Unfortunately, the history of CTV has been lost in a number of violent shifts in power. Now known as Clemson Television, CTV was originally named CCN or Clemson Cable Network, and is believed to have been established in 1994, in what was then the YMCA building (what the kids today call Holzendorf Hall) by Brian Richardson and a few other WSBF members. At the height of its popularity, CCN produced all variety of shows, from entertainment, news, music and even a game show or two. CCN even showed the latest movies just out of theaters. Growing near to its peak in years following the new millennium, CCN met its unfortunate downfall in the 2005-06 academic calendar year with the graduation of its technical personnel in charge of maintaining broadcast operations. During this lonesome and terrifying year, not much is know about what happened at CCN and is recorded as the static or “fuzz” ages. Among many, this is considered as the time when CCN “died.”
Following this dark time, a new class of leaders began to rise. In just a few short months a replacement broadcast system was created, and shows began to be produced.

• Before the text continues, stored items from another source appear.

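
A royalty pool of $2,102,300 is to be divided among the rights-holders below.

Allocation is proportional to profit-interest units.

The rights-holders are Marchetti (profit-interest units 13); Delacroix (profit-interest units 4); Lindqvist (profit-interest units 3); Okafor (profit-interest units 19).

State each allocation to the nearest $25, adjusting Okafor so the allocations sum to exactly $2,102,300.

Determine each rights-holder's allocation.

Sum of profit-interest units: 39.
Unrounded shares: Marchetti 13/39 × $2,102,300 = 700,766.67; Delacroix 4/39 × $2,102,300 = 215,620.51; Lindqvist 3/39 × $2,102,300 = 161,715.38; Okafor 19/39 × $2,102,300 = 1,024,197.44.
Rounded to nearest $25: Marchetti $700,775; Delacroix $215,625; Lindqvist $161,725; Okafor $1,024,200. Sum = $2,102,325.
Difference $2,102,300 − $2,102,325 = −$25 applied to Okafor: Okafor becomes $1,024,175.

Marchetti: $700,775; Delacroix: $215,625; Lindqvist: $161,725; Okafor: $1,024,175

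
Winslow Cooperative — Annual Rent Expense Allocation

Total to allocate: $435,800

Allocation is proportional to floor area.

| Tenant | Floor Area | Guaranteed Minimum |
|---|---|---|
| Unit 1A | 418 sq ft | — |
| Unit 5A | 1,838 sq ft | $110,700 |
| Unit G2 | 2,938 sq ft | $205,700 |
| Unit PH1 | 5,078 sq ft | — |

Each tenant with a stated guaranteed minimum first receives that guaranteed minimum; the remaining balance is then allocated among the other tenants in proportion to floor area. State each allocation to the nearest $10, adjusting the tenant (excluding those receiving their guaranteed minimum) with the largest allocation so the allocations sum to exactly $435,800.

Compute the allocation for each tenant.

Unit 1A: $9,080; Unit 5A: $110,700; Unit G2: $205,700; Unit PH1: $110,320

Minimums first: Unit 5A $110,700; Unit G2 $205,700. Residual $119,400.
Residual split over remaining floor area 5,496: Unit 1A 9,081.00 → $9,080; Unit PH1 110,319.00 → $110,320.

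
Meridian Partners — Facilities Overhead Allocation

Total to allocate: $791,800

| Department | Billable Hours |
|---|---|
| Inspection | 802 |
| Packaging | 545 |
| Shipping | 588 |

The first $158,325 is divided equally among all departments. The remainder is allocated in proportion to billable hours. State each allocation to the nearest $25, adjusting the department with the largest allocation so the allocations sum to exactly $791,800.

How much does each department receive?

Equal tier: $158,325 ÷ 3 = $52,775 apiece.
Remainder $633,475 by billable hours (total 1,935): Inspection 262,556.56 → $262,550; Packaging 178,420.61 → $178,425; Shipping 192,497.83 → $192,500.
Totals: Inspection $52,775 + $262,550 = $315,325; Packaging $52,775 + $178,425 = $231,200; Shipping $52,775 + $192,500 = $245,275.

Inspection: $315,325 | Packaging: $231,200 | Shipping: $245,275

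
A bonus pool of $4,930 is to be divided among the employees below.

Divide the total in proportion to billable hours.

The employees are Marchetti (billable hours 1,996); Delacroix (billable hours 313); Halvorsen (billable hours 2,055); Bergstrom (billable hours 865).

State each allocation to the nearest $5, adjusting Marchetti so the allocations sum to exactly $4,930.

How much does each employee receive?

Marchetti: $1,885 | Delacroix: $295 | Halvorsen: $1,935 | Bergstrom: $815

Total billable hours = 5,229.
Pro-rata amounts: Marchetti 1,996/5,229 × $4,930 = 1,881.87; Delacroix 313/5,229 × $4,930 = 295.10; Halvorsen 2,055/5,229 × $4,930 = 1,937.49; Bergstrom 865/5,229 × $4,930 = 815.54.
At nearest $5: Marchetti $1,880; Delacroix $295; Halvorsen $1,935; Bergstrom $815. Sum = $4,925.
Difference $4,930 − $4,925 = +$5 applied to Marchetti: Marchetti becomes $1,885.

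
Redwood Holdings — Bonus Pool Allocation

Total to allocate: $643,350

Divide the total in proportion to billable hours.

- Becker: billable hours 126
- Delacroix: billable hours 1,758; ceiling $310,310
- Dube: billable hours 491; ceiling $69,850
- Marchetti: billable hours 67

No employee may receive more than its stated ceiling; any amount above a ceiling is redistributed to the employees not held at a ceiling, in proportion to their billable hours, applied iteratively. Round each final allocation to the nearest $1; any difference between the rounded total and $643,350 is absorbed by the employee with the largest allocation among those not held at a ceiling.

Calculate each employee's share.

Becker: $171,824 · Delacroix: $310,310 · Dube: $69,850 · Marchetti: $91,366

Combined billable hours = 2,442.
Proportional shares (ignoring caps): Becker 33,194.96; Delacroix 463,148.77; Dube 129,354.98; Marchetti 17,651.29.
Capped: Delacroix ($310,310), Dube ($69,850); residual $263,190 reallocated over remaining billable hours 193.
Shares after redistribution: Becker 171,823.52 → $171,824; Marchetti 91,366.48 → $91,366.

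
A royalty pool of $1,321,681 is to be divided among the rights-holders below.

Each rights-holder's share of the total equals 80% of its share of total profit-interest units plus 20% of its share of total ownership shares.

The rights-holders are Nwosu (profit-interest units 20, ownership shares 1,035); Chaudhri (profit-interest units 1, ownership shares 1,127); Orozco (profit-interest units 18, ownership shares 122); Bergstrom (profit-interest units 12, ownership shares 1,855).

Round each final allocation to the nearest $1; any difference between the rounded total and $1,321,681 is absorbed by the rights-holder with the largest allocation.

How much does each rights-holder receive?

Nwosu: $480,745 | Chaudhri: $92,708 | Orozco: $380,972 | Bergstrom: $367,256

Profit-interest units total 51; ownership shares total 4,139.
Blended shares (80% profit-interest units + 20% ownership shares): Nwosu 0.3637; Chaudhri 0.0701; Orozco 0.2882; Bergstrom 0.2779.
Proportional shares: Nwosu 480,745.04; Chaudhri 92,707.82; Orozco 380,972.02; Bergstrom 367,256.12.
At nearest $1: Nwosu $480,745; Chaudhri $92,708; Orozco $380,972; Bergstrom $367,256. Sum = $1,321,681.
No rounding difference to absorb.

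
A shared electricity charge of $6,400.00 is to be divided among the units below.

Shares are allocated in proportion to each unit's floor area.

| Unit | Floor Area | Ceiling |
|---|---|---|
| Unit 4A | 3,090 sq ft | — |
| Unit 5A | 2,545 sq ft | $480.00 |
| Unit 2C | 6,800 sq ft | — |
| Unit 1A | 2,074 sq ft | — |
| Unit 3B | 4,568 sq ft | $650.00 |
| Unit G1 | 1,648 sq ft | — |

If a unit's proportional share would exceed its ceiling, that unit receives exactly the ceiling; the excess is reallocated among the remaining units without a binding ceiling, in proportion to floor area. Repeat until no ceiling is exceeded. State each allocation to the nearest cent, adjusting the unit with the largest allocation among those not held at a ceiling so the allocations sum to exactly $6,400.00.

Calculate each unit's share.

Sum of floor area: 20,725.
Pro-rata shares before constraints: Unit 4A 954.2099; Unit 5A 785.9107; Unit 2C 2,099.8794; Unit 1A 640.4632; Unit 3B 1,410.6248; Unit G1 508.9119.
Cap binds for Unit 5A ($480.00), Unit 3B ($650.00); remaining pool $5,270.00 reallocated over remaining floor area 13,612.
Remaining shares: Unit 4A 1,196.3194 → $1,196.32; Unit 2C 2,632.6770 → $2,632.68; Unit 1A 802.9665 → $802.97; Unit G1 638.0370 → $638.04.
Rounding difference −$0.01 applied to Unit 2C → $2,632.67.

Unit 4A: $1,196.32 · Unit 5A: $480.00 · Unit 2C: $2,632.67 · Unit 1A: $802.97 · Unit 3B: $650.00 · Unit G1: $638.04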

CCN may have been dead, but CTV was reborn of its ashes, starting a new era in Clemson University student television. Tiks (Skit backwards) was the hit show of the year, with favorite segments such as “Thought Crime” and “Conversations with Inanimate Objects.” Tiks can still be seen on occasion, living on in reruns for as long as it still seems funny. Other programs obtained loyal, but limited fans with titles such as Bang the Game, Cloves, and the Matt show. Efforts were also made to produce a sports high lites show, yet none could match up to what Tiks had created, and many were canceled before they ever made it to air. To fill time, management was forced to air old public domain movies over and over again, rarely changing the movie or the time at which it was played.

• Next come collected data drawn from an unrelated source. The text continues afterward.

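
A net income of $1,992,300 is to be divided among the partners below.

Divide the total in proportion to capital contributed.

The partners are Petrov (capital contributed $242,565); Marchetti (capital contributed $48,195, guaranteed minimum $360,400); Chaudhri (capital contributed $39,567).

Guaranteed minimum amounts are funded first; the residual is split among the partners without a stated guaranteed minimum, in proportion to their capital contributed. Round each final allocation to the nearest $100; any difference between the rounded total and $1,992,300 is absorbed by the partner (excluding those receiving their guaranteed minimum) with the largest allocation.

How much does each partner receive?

Petrov: $1,403,000 · Marchetti: $360,400 · Chaudhri: $228,900

Guaranteed amounts: Marchetti $360,400. Balance $1,631,900.
Balance split over remaining capital contributed 282,132: Petrov 1,403,037.67 → $1,403,000; Chaudhri 228,862.33 → $228,900.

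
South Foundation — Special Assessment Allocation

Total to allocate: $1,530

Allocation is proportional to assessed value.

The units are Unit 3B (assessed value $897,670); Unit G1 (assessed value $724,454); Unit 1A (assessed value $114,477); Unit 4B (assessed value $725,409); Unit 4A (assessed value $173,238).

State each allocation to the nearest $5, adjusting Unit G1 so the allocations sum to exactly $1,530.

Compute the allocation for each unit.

Unit 3B: $520 · Unit G1: $425 · Unit 1A: $65 · Unit 4B: $420 · Unit 4A: $100

Total assessed value = 2,635,248.
Proportional shares: Unit 3B 897,670/2,635,248 × $1,530 = 521.18; Unit G1 724,454/2,635,248 × $1,530 = 420.61; Unit 1A 114,477/2,635,248 × $1,530 = 66.46; Unit 4B 725,409/2,635,248 × $1,530 = 421.17; Unit 4A 173,238/2,635,248 × $1,530 = 100.58.
After rounding ($5): Unit 3B $520; Unit G1 $420; Unit 1A $65; Unit 4B $420; Unit 4A $100. Sum = $1,525.
Difference $1,530 − $1,525 = +$5 applied to Unit G1: Unit G1 becomes $425.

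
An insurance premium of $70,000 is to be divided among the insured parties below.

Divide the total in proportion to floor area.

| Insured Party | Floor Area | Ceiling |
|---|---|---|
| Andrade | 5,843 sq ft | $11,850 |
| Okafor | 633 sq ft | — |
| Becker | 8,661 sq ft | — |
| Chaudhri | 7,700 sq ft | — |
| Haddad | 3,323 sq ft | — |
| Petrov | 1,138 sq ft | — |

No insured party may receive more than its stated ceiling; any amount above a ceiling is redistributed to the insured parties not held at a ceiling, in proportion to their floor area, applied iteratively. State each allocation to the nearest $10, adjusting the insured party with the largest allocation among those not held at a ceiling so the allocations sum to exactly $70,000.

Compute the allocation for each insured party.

Sum of floor area: 27,298.
Pro-rata shares before constraints: Andrade 14,983.15; Okafor 1,623.20; Becker 22,209.32; Chaudhri 19,745.04; Haddad 8,521.14; Petrov 2,918.16.
Capped: Andrade ($11,850); balance $58,150 reallocated over remaining floor area 21,455.
Remaining shares: Okafor 1,715.64 → $1,720; Becker 23,474.12 → $23,470; Chaudhri 20,869.49 → $20,870; Haddad 9,006.41 → $9,010; Petrov 3,084.35 → $3,080.

Andrade: $11,850; Okafor: $1,720; Becker: $23,470; Chaudhri: $20,870; Haddad: $9,010; Petrov: $3,080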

All of this brings us to the current day, in which CTV is still recovering from those sad, sad times when nothing was broadcast over the wires. But new things are about to happen. With substantial assistance from Clemson’s Residence Hall Association, CTV has begun to air Hollywood movies again, the staple of college procrastination. It has become CTV’s secret goal to offer such great content that fellow students, particularly in the same courses of CTV’s members, will be unable to take their eyes off the channel, and assist in giving members an edge on the competition. (CTV members go through an intensive television avoidance course at their acceptance into the organization which allows them to resist the powers of the “tube.”) With the help of fellow organizations, local businesses, and the generosity of its main, academically associated funding organization, CTV hopes to raise itself to its former state of glory.
Please note that this history of Clemson Television is a dramatization. Although based on actual events, this history is in no way accurate or representative of the real world. Please enjoy it as part of CTV’s fun-loving nature.